Martha Wang Luo Mande was born in 1812 in Zunji, China. She and her husband later lived in Qingyian and owned a small vegetable farm.
Martha Wang and her husband were unable to have biological children. What a sorrow this was for them. I wonder if she felt as many of us who have trouble conceiving feel: Did she feel unworthy or defective? Did she feel abandoned by God? Did she feel subhuman? Was she able to see past the physical lacking in her body to the spiritual realties quickly or very gradually? This is all speculation, as we do not know, but it is good to remember that the saints are people like us who experienced the full range of emotions. Our emotions don’t separate us from holiness and God but lead us to that. It is in embracing our emotions and rightly ordering them that we grow in virtue and, thus, in holiness.
Despite being unable to have children of their own, Martha Wang and her husband adopted two nephews.
When Martha’s husband died, her sons left home and she moved to the edge of town where she ran a small inn. A Catholic stayed at her inn once and she was intrigued by the Faith. On Christmas 1852, Martha Wang converted to Catholicism. She then moved to Guiyang where she worked as a cook in a Catholic hostel. She was later hired by Bishop Hu to work as the cook and cleaning lady in the seminary he opened in Yaojiaguan.

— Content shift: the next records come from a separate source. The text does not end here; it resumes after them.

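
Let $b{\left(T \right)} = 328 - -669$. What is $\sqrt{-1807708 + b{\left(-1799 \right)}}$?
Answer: $i \sqrt{1806711} \approx 1344.1 i$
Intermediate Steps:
$b{\left(T \right)} = 997$ ($b{\left(T \right)} = 328 + 669 = 997$)
$\sqrt{-1807708 + b{\left(-1799 \right)}} = \sqrt{-1807708 + 997} = \sqrt{-1806711} = i \sqrt{1806711}$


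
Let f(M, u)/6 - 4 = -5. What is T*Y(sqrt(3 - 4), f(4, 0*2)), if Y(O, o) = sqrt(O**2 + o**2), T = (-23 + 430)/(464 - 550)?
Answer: -407*sqrt(35)/86 ≈ -27.998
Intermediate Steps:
f(M, u) = -6 (f(M, u) = 24 + 6*(-5) = 24 - 30 = -6)
T = -407/86 (T = 407/(-86) = 407*(-1/86) = -407/86 ≈ -4.7326)
T*Y(sqrt(3 - 4), f(4, 0*2)) = -407*sqrt((sqrt(3 - 4))**2 + (-6)**2)/86 = -407*sqrt((sqrt(-1))**2 + 36)/86 = -407*sqrt(I**2 + 36)/86 = -407*sqrt(-1 + 36)/86 = -407*sqrt(35)/86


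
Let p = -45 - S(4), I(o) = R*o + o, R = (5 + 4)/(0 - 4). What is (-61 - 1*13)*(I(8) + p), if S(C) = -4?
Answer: 3774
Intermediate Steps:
R = -9/4 (R = 9/(-4) = 9*(-¼) = -9/4 ≈ -2.2500)
I(o) = -5*o/4 (I(o) = -9*o/4 + o = -5*o/4)
p = -41 (p = -45 - 1*(-4) = -45 + 4 = -41)
(-61 - 1*13)*(I(8) + p) = (-61 - 1*13)*(-5/4*8 - 41) = (-61 - 13)*(-10 - 41) = -74*(-51) = 3774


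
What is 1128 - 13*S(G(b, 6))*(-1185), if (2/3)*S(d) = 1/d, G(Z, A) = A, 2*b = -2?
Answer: 19917/4 ≈ 4979.3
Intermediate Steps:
b = -1 (b = (1/2)*(-2) = -1)
S(d) = 3/(2*d) (S(d) = 3*(1/d)/2 = 3/(2*d))
1128 - 13*S(G(b, 6))*(-1185) = 1128 - 39/(2*6)*(-1185) = 1128 - 13*1/4*(-1185) = 1128 - 13/4*(-1185) = 1128 + 15405/4 = 19917/4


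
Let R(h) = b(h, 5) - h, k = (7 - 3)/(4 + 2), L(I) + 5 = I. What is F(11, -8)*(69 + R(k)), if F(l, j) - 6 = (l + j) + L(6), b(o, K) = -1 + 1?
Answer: 2050/3 ≈ 683.33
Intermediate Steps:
b(o, K) = 0
L(I) = -5 + I
k = 2/3 (k = 4/6 = 4*(1/6) = 2/3 ≈ 0.66667)
R(h) = -h (R(h) = 0 - h = -h)
F(l, j) = 7 + j + l (F(l, j) = 6 + ((l + j) + (-5 + 6)) = 6 + ((j + l) + 1) = 6 + (1 + j + l) = 7 + j + l)
F(11, -8)*(69 + R(k)) = (7 - 8 + 11)*(69 - 1*2/3) = 10*(69 - 2/3) = 10*(205/3) = 2050/3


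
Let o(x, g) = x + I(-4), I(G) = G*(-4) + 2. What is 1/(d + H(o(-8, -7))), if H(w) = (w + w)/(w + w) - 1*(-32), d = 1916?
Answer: 1/1949 ≈ 0.00051308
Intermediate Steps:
I(G) = 2 - 4*G (I(G) = -4*G + 2 = 2 - 4*G)
o(x, g) = 18 + x (o(x, g) = x + (2 - 4*(-4)) = x + (2 + 16) = x + 18 = 18 + x)
H(w) = 33 (H(w) = (2*w)/((2*w)) + 32 = (2*w)*(1/(2*w)) + 32 = 1 + 32 = 33)
1/(d + H(o(-8, -7))) = 1/(1916 + 33) = 1/1949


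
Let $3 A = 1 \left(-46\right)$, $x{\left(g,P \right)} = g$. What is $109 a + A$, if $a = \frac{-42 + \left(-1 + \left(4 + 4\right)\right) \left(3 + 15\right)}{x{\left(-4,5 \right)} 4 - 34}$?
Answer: $- \frac{14884}{75} \approx -198.45$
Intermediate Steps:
$A = - \frac{46}{3}$ ($A = \frac{1 \left(-46\right)}{3} = \frac{1}{3} \left(-46\right) = - \frac{46}{3} \approx -15.333$)
$a = - \frac{42}{25}$ ($a = \frac{-42 + \left(-1 + \left(4 + 4\right)\right) \left(3 + 15\right)}{\left(-4\right) 4 - 34} = \frac{-42 + \left(-1 + 8\right) 18}{-16 - 34} = \frac{-42 + 7 \cdot 18}{-50} = \left(-42 + 126\right) \left(- \frac{1}{50}\right) = 84 \left(- \frac{1}{50}\right) = - \frac{42}{25} \approx -1.68$)
$109 a + A = 109 \left(- \frac{42}{25}\right) - \frac{46}{3} = - \frac{4578}{25} - \frac{46}{3} = - \frac{14884}{75}$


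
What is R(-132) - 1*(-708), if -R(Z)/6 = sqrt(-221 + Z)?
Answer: 708 - 6*I*sqrt(353) ≈ 708.0 - 112.73*I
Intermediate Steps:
R(Z) = -6*sqrt(-221 + Z)
R(-132) - 1*(-708) = -6*sqrt(-221 - 132) - 1*(-708) = -6*I*sqrt(353) + 708 = 708 - 6*I*sqrt(353)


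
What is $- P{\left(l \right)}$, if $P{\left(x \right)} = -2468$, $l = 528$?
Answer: $2468$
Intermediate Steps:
$- P{\left(l \right)} = \left(-1\right) \left(-2468\right) = 2468$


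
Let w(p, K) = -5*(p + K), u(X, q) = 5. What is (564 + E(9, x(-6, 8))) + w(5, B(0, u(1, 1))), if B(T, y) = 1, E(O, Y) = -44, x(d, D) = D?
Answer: 490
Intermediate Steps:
w(p, K) = -5*K - 5*p (w(p, K) = -5*(K + p) = -5*K - 5*p)
(564 + E(9, x(-6, 8))) + w(5, B(0, u(1, 1))) = (564 - 44) + (-5*1 - 5*5) = 520 + (-5 - 25) = 520 - 30 = 490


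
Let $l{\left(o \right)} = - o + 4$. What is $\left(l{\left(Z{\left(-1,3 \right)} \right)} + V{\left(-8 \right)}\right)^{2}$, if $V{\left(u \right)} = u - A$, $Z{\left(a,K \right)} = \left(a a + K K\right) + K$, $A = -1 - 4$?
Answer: $144$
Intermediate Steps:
$A = -5$
$Z{\left(a,K \right)} = K + K^{2} + a^{2}$ ($Z{\left(a,K \right)} = \left(a^{2} + K^{2}\right) + K = \left(K^{2} + a^{2}\right) + K = K + K^{2} + a^{2}$)
$l{\left(o \right)} = 4 - o$
$V{\left(u \right)} = 5 + u$ ($V{\left(u \right)} = u - -5 = u + 5 = 5 + u$)
$\left(l{\left(Z{\left(-1,3 \right)} \right)} + V{\left(-8 \right)}\right)^{2} = \left(\left(4 - \left(3 + 3^{2} + \left(-1\right)^{2}\right)\right) + \left(5 - 8\right)\right)^{2} = \left(\left(4 - \left(3 + 9 + 1\right)\right) - 3\right)^{2} = \left(\left(4 - 13\right) - 3\right)^{2} = \left(-9 - 3\right)^{2} = \left(-12\right)^{2} = 144$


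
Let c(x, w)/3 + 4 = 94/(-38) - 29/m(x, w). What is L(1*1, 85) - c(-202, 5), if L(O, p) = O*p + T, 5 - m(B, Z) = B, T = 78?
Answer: 239705/1311 ≈ 182.84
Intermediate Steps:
m(B, Z) = 5 - B
L(O, p) = 78 + O*p (L(O, p) = O*p + 78 = 78 + O*p)
c(x, w) = -369/19 - 87/(5 - x) (c(x, w) = -12 + 3*(94/(-38) - 29/(5 - x)) = -12 + 3*(94*(-1/38) - 29/(5 - x)) = -12 + 3*(-47/19 - 29/(5 - x)) = -12 + (-141/19 - 87/(5 - x)) = -369/19 - 87/(5 - x))
L(1*1, 85) - c(-202, 5) = (78 + (1*1)*85) - 3*(1166 - 123*(-202))/(19*(-5 - 202)) = (78 + 1*85) - 3*(1166 + 24846)/(19*(-207)) = (78 + 85) - 3*(-1)*26012/(19*207) = 163 - 1*(-26012/1311) = 163 + 26012/1311 = 239705/1311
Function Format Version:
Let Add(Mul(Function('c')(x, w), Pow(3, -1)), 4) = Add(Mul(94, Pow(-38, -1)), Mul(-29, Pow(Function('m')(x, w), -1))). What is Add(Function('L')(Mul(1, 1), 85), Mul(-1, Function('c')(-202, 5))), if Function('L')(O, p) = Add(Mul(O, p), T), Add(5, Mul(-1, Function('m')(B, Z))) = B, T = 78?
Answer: Rational(239705, 1311) ≈ 182.84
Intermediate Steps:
Function('m')(B, Z) = Add(5, Mul(-1, B))
Function('L')(O, p) = Add(78, Mul(O, p)) (Function('L')(O, p) = Add(Mul(O, p), 78) = Add(78, Mul(O, p)))
Function('c')(x, w) = Add(Rational(-369, 19), Mul(-87, Pow(Add(5, Mul(-1, x)), -1))) (Function('c')(x, w) = Add(-12, Mul(3, Add(Mul(94, Pow(-38, -1)), Mul(-29, Pow(Add(5, Mul(-1, x)), -1))))) = Add(-12, Mul(3, Add(Mul(94, Rational(-1, 38)), Mul(-29, Pow(Add(5, Mul(-1, x)), -1))))) = Add(-12, Mul(3, Add(Rational(-47, 19), Mul(-29, Pow(Add(5, Mul(-1, x)), -1))))) = Add(-12, Add(Rational(-141, 19), Mul(-87, Pow(Add(5, Mul(-1, x)), -1)))) = Add(Rational(-369, 19), Mul(-87, Pow(Add(5, Mul(-1, x)), -1))))
Add(Function('L')(Mul(1, 1), 85), Mul(-1, Function('c')(-202, 5))) = Add(Add(78, Mul(Mul(1, 1), 85)), Mul(-1, Mul(Rational(3, 19), Pow(Add(-5, -202), -1), Add(1166, Mul(-123, -202))))) = Add(Add(78, Mul(1, 85)), Mul(-1, Mul(Rational(3, 19), Pow(-207, -1), Add(1166, 24846)))) = Add(Add(78, 85), Mul(-1, Mul(Rational(3, 19), Rational(-1, 207), 26012))) = Add(163, Mul(-1, Rational(-26012, 1311))) = Add(163, Rational(26012, 1311)) = Rational(239705, 1311)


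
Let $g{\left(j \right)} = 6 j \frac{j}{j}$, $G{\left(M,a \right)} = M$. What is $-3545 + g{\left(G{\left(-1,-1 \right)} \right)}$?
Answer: $-3551$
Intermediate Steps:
$g{\left(j \right)} = 6 j$ ($g{\left(j \right)} = 6 j 1 = 6 j$)
$-3545 + g{\left(G{\left(-1,-1 \right)} \right)} = -3545 + 6 \left(-1\right) = -3545 - 6 = -3551$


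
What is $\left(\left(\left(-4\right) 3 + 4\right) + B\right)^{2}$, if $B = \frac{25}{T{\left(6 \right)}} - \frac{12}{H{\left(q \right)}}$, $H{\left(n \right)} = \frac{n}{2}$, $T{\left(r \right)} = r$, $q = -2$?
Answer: $\frac{2401}{36} \approx 66.694$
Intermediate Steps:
$H{\left(n \right)} = \frac{n}{2}$ ($H{\left(n \right)} = n \frac{1}{2} = \frac{n}{2}$)
$B = \frac{97}{6}$ ($B = \frac{25}{6} - \frac{12}{\frac{1}{2} \left(-2\right)} = 25 \cdot \frac{1}{6} - \frac{12}{-1} = \frac{25}{6} - -12 = \frac{25}{6} + 12 = \frac{97}{6} \approx 16.167$)
$\left(\left(\left(-4\right) 3 + 4\right) + B\right)^{2} = \left(\left(\left(-4\right) 3 + 4\right) + \frac{97}{6}\right)^{2} = \left(\left(-12 + 4\right) + \frac{97}{6}\right)^{2} = \left(-8 + \frac{97}{6}\right)^{2} = \left(\frac{49}{6}\right)^{2} = \frac{2401}{36}$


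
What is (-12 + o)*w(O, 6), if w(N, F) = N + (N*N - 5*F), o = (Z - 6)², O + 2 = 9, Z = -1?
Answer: 962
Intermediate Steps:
O = 7 (O = -2 + 9 = 7)
o = 49 (o = (-1 - 6)² = (-7)² = 49)
w(N, F) = N + N² - 5*F (w(N, F) = N + (N² - 5*F) = N + N² - 5*F)
(-12 + o)*w(O, 6) = (-12 + 49)*(7 + 7² - 5*6) = 37*(7 + 49 - 30) = 37*26 = 962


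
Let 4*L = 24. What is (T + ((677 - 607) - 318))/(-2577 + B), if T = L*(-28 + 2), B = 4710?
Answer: -404/2133 ≈ -0.18940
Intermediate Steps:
L = 6 (L = (¼)*24 = 6)
T = -156 (T = 6*(-28 + 2) = 6*(-26) = -156)
(T + ((677 - 607) - 318))/(-2577 + B) = (-156 + ((677 - 607) - 318))/(-2577 + 4710) = (-156 + (70 - 318))/2133 = (-156 - 248)*(1/2133) = -404*1/2133 = -404/2133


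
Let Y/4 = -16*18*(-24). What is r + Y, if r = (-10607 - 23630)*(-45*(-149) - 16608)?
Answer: 339076659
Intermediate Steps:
r = 339049011 (r = -34237*(6705 - 16608) = -34237*(-9903) = 339049011)
Y = 27648 (Y = 4*(-16*18*(-24)) = 4*(-288*(-24)) = 4*6912 = 27648)
r + Y = 339049011 + 27648 = 339076659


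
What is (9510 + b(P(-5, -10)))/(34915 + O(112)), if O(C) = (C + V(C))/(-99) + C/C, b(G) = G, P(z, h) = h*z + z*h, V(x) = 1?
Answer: 951390/3456571 ≈ 0.27524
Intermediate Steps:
P(z, h) = 2*h*z (P(z, h) = h*z + h*z = 2*h*z)
O(C) = 98/99 - C/99 (O(C) = (C + 1)/(-99) + C/C = (1 + C)*(-1/99) + 1 = (-1/99 - C/99) + 1 = 98/99 - C/99)
(9510 + b(P(-5, -10)))/(34915 + O(112)) = (9510 + 2*(-10)*(-5))/(34915 + (98/99 - 1/99*112)) = (9510 + 100)/(34915 + (98/99 - 112/99)) = 9610/(34915 - 14/99) = 9610/(3456571/99) = 9610*(99/3456571) = 951390/3456571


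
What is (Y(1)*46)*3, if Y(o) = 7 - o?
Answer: 828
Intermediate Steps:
(Y(1)*46)*3 = ((7 - 1*1)*46)*3 = ((7 - 1)*46)*3 = (6*46)*3 = 276*3 = 828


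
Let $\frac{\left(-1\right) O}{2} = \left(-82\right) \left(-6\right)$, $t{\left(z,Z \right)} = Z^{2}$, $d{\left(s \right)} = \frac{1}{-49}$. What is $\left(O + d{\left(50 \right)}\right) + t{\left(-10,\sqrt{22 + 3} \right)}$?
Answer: $- \frac{46992}{49} \approx -959.02$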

In 1861, some soldiers, who were extremely anti-religious, arrived at the seminary and arrested three seminarians for being Christians. They were sentenced to death. On July 29, Martha Wang walked with the condemned seminarians to the place of execution, despite threats from the soldiers. Because of her support for them, she was also arrested and sentenced to death. It is said that “all four showed on their faces the peace and joy that rose from courage to die for their Catholic Faith, as they prayed up to the last minute before entering the glory of martyrdom.”